Think of the issues we haven't heard discussed nearly as much: the unconventional monetary policy now being pursued by the federal reserve, the fiscal cliff that threatens to shake markets and federal policymaking in just a few months, the ongoing financial problems in the Eurozone, the way the Supreme Court complicated ObamaCare's Medicaid expansion and the impact that block granting might have on the program. Not to mention Washington's inability to pass a budget or effectively manage the unsustainable entitlements that already eat up the bulk of federal spending each year, and are the biggest drivers of the long-term debt.
These are issues that will matter tremendously in coming months and years. Yet there was no mention of any of them at last night's debate. And there's been precious little extended discussion of them at any point by either campaign.

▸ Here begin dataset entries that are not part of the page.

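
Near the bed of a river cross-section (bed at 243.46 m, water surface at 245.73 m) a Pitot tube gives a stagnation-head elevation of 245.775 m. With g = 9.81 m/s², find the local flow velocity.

v ≈ 0.940 m/s

Near the bed, under hydrostatic conditions, the piezometric head (z + ψ) equals the free-surface elevation, 245.73 m.
Velocity head = total − piezometric = 245.775 − 245.73 = 0.045 m.
v = √(2g·h_v) = √(2 × 9.81 × 0.045) = 0.940 m/s.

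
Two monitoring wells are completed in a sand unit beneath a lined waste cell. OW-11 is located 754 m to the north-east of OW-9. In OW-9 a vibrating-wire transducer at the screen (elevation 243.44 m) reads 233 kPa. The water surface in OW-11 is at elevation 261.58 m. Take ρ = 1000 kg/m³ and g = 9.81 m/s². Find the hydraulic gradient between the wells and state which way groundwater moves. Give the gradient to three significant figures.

i ≈ 0.00744; groundwater flows toward the north-east

Pressure head at OW-9: ψ = P/(ρg) = 233×1000 / (1000 × 9.81) = 23.75 m.
Total head at OW-9: h = z + ψ = 243.44 + 23.75 = 267.19 m.
Total head at OW-11: h = 261.58 m (water level in the piezometer is the total head).
Head difference: h(OW-9) − h(OW-11) = 267.19 − 261.58 = 5.61 m.
Hydraulic gradient: i = |Δh| / L = 5.61 / 754 = 0.00744.
Flow is from higher to lower head: from OW-9 toward OW-11, i.e. toward the north-east.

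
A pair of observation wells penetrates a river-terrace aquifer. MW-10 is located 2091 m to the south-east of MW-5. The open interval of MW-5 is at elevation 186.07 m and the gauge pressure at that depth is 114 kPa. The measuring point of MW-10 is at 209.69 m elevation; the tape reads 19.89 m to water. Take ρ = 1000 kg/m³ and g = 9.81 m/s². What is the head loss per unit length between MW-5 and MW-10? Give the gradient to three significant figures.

i ≈ 0.00377 m/m

Pressure head at MW-5: ψ = P/(ρg) = 114×1000 / (1000 × 9.81) = 11.62 m.
Total head at MW-5: h = z + ψ = 186.07 + 11.62 = 197.69 m.
Total head at MW-10: h = 209.69 − 19.89 = 189.80 m.
Head difference: h(MW-5) − h(MW-10) = 197.69 − 189.80 = 7.89 m.
Hydraulic gradient: i = |Δh| / L = 7.89 / 2091 = 0.00377.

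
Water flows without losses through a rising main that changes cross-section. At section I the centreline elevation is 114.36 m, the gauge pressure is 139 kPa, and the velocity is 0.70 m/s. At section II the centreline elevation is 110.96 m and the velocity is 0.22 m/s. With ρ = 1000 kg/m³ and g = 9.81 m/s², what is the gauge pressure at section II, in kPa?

Pressure head at I: ψ₁ = P₁/(ρg) = 139×1000 / (1000 × 9.81) = 14.17 m.
Velocity heads: v₁²/2g = 0.70²/19.62 = 0.025 m; v₂²/2g = 0.22²/19.62 = 0.002 m.
Total head H = z₁ + ψ₁ + v₁²/2g = 114.36 + 14.17 + 0.025 = 128.56 m.
ψ₂ = H − z₂ − v₂²/2g = 128.56 − 110.96 − 0.002 = 17.60 m.
P₂ = ρgψ₂ = 1000 × 9.81 × 17.60 ≈ 173 kPa.

P₂ ≈ 173 kPa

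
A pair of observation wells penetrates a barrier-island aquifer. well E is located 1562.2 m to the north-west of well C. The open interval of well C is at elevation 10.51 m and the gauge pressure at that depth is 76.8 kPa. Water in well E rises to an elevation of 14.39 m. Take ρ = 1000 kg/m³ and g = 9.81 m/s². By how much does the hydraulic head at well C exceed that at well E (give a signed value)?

Pressure head at well C: ψ = P/(ρg) = 76.8×1000 / (1000 × 9.81) = 7.83 m.
Total head at well C: h = z + ψ = 10.51 + 7.83 = 18.34 m.
Total head at well E: h = 14.39 m (water level in the piezometer is the total head).
Head difference: h(well C) − h(well E) = 18.34 − 14.39 = 3.95 m.

Δh ≈ 3.95 m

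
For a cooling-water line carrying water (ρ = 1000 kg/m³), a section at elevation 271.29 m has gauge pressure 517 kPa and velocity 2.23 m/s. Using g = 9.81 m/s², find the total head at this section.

Pressure head ψ = P/(ρg) = 517×1000 / (1000 × 9.81) = 52.70 m.
Velocity head = v²/(2g) = 2.23² / (2 × 9.81) = 0.253 m.
h = z + ψ + v²/(2g) = 271.29 + 52.70 + 0.253 = 324.24 m.

h ≈ 324.24 m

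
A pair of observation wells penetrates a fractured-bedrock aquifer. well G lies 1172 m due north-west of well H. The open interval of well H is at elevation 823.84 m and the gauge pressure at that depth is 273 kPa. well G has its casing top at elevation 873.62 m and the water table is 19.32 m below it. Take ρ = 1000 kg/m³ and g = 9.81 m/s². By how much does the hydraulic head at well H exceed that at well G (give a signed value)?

Δh ≈ -2.63 m

Pressure head at well H: ψ = P/(ρg) = 273×1000 / (1000 × 9.81) = 27.83 m.
Total head at well H: h = z + ψ = 823.84 + 27.83 = 851.67 m.
Total head at well G: h = 873.62 − 19.32 = 854.30 m.
Head difference: h(well H) − h(well G) = 851.67 − 854.30 = -2.63 m.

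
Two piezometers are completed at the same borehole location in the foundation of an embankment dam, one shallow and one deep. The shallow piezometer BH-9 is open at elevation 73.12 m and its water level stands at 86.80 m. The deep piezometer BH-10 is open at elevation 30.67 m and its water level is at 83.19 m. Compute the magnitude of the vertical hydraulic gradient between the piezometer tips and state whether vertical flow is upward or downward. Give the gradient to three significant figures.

|i_v| ≈ 0.0850; vertical flow is downward

Total head at BH-9: h = 86.80 m (water level in the standpipe).
Total head at BH-10: h = 83.19 m.
Δh = h(BH-9) − h(BH-10) = 86.80 − 83.19 = 3.61 m.
Vertical separation Δz = 73.12 − 30.67 = 42.45 m.
|i_v| = |Δh| / Δz = 3.61 / 42.45 = 0.0850.
Head is higher in the shallow piezometer, so vertical flow is downward (recharge condition).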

Instead, when it comes to looking ahead, both campaigns are asking voters to squint and hope that platitudes and vague promises eventually turn into plans.
Obama, for example, has been very clear about what he wouldn't do: cut tax rates on income earned above $250,000 annually. But when it comes to what he would do, the best he can offer is a $4 trillion debt reduction plan that doesn't add up. At last night's debate, Obama talked about the need to "control our own energy," by "building the energy sources of the future." But so far his government-directed green energy projects have mostly produced the expensive failures of today. Obama's second term would be a defense of his first.
Romney's policy ideas are equally vacuous. He has a set of tax andd spending proposals that dosn't add up and a five point jobs plan that is alternately implausible and unremarkable. He wants to achieve North American energy independence less than a decade, which won't happen (like Obama, Romney occasionally seemed to act as if he was running for Super CEO of the entire American energy market). He wants to expand trade with some countries while making it even harder to work with one of the world's fastest growing economies, China. He proposes job retraining programs of dubious value. He wants to reduce the deficit, but won't say which spending he'll cut. And he wants to "champion small business," which presumably means saying nice things about small business owners while perhaps reforming the tax code in some helpful but still unspecified way.
These are not solutions equal to the size of the country's economic and policy problems. They are hardly solutions at all.
Part of the problem is that the candidates are boxed in by the budget situation. The budget has been stretched to the point where the next presidency will be as much about paring back as expanding. That will require politically difficult choices. But rather than flesh out the arguments for which set of choices might work best, both candidates are instead acting evasive. Romney refuses to offer specifics; Obama is rumored to have a deficit plan that he and his advisers don't want to talk about. Rather than be the candidate making a case for a potentially unpopular plan, both candidates have essentially chosen to avoid plans altogether.
Lurking underneath all of this is a lingering unresolved debate about Obama's predecessor. Even though the candidates focused on the last four years, they were, in a way, also debating the eight years that preceded Obama. Perhaps the most revealing question of the night was when Mitt Romney was asked how he differentiates himself from President George W. Bush. Romney had almost nothing relevant to say. Which is not really a surprise: In his 2010 book, No Apology, he defended Bush's implementation of TARP and the 2008 stimulus, and had essentially nothing critical to say about the last Republican president. Bush is the specter that hangs over this election. Republicans cannot bring themselves to embrace his presidency—nor to meaningfully distance themselves from his failures.
The deeper tension, though, is not about particular presidents, but about national identity. The muddled messages from the candidates reflect a broader confusion, which is that America still doesn't know what kind of country it wants to be: an essentially small government state with relatively low tax rates and spending to match, or one with a somewhat larger and more dominant public sector, as well as the more robust tax revenues to support it.
So far, we have tried to have it both ways: lower taxes but higher spending. Eventually—soon—that will have to change. But no candidate wants to be the one to say so, and certainly not to spell out what, exactly, those changes will entail. The country's future may well be bright, as Obama says. But it's hard to know. Because both candidates are leading us into it blind.